Define and apply the LLM Inference Service:

In [None]:
llama_isvc = """
apiVersion: "serving.kserve.io/v1beta1"
kind: "InferenceService"
metadata:
  name: "ensemble"
spec:
  predictor:
    timeout: 600
    triton:
      image: nvcr.io/nvidia/tritonserver:24.01-trtllm-python-py3
      securityContext:
          runAsUser: 0
      resources:
        limits:
          cpu: "4"
          memory: 32Gi
          nvidia.com/gpu: 1
        requests:
          cpu: "4"
          memory: 32Gi
      storageUri: "pvc://kubeflow-shared-pvc/inflight_batcher_llm"
  transformer:
    timeout: 600
    containers:
      - image: {0}
        imagePullPolicy: Always
        resources:
          requests:
            memory: "1Gi"
            cpu: "500m"
          limits:
            memory: "1Gi"
            cpu: "500m"
        name: kserve-container
        args: ["--protocol", "v2"]
""".format(transformer_image)

with open("llama-isvc.yaml", "w") as f:
    f.write(llama_isvc)

In [None]:
subprocess.run(["kubectl", "apply", "-f", "llama-isvc.yaml"])
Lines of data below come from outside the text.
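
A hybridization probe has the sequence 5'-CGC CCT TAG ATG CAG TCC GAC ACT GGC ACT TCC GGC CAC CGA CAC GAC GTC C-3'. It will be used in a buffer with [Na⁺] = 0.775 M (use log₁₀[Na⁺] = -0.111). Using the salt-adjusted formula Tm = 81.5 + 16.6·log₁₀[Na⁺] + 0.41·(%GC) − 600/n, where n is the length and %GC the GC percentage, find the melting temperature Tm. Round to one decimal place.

94.9°C

Length n = 52. Counting bases: T=8, G=12, C=22, A=10
G+C = 34, so %GC = 34/52 × 100 = 65.385%
Salt term: 16.6 × (-0.111) = -1.843
GC term: 0.41 × 65.385 = 26.808; length term: −600/52 = −11.538
Tm = 81.5 + (-1.843) + 26.808 − 11.538 = 94.927 → 94.9°C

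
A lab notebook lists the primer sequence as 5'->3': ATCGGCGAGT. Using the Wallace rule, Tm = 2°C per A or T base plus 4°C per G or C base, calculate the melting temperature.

32°C

Counting bases: T=2, A=2, C=2, G=4
A+T = 4, G+C = 6
Tm = 2(4) + 4(6) = 8 + 24 = 32°C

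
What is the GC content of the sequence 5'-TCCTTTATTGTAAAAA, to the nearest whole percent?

19%

Base counts: G=1, C=2, T=7, A=6
G+C = 1 + 2 = 3 out of 16 bases
%GC = 3/16 × 100 = 18.75% ≈ 19%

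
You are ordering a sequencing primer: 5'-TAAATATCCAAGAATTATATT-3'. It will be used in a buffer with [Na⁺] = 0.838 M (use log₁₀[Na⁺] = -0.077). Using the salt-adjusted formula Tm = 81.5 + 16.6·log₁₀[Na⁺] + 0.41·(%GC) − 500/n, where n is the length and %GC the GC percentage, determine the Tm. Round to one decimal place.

Length n = 21. Base counts: A=10, G=1, T=8, C=2
G+C = 3, so %GC = 3/21 × 100 = 14.286%
Salt term: 16.6 × (-0.077) = -1.278
GC term: 0.41 × 14.286 = 5.857; length term: −500/21 = −23.81
Tm = 81.5 + (-1.278) + 5.857 − 23.81 = 62.269 → 62.3°C

62.3°C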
# Conclusion and Next Steps

Congratulations on completing this crucial step in this tutorial series! You've successfully built an LLM ISVC, and
you've learned about the role of a transformer in enriching user queries with relevant context from our documents.
Together with the Vector Store ISVC, these components form the backbone of your question-answering application.

However, the journey doesn't stop here. The next and final step is to test the LLM ISVC, ensuring that it's working as
expected and delivering accurate responses. This will help you gain confidence in your setup and prepare you for
real-world applications. In the next Notebook, you invoke the LLM ISVC. You see how to construct suitable requests,
communicate with the service, and interpret the responses.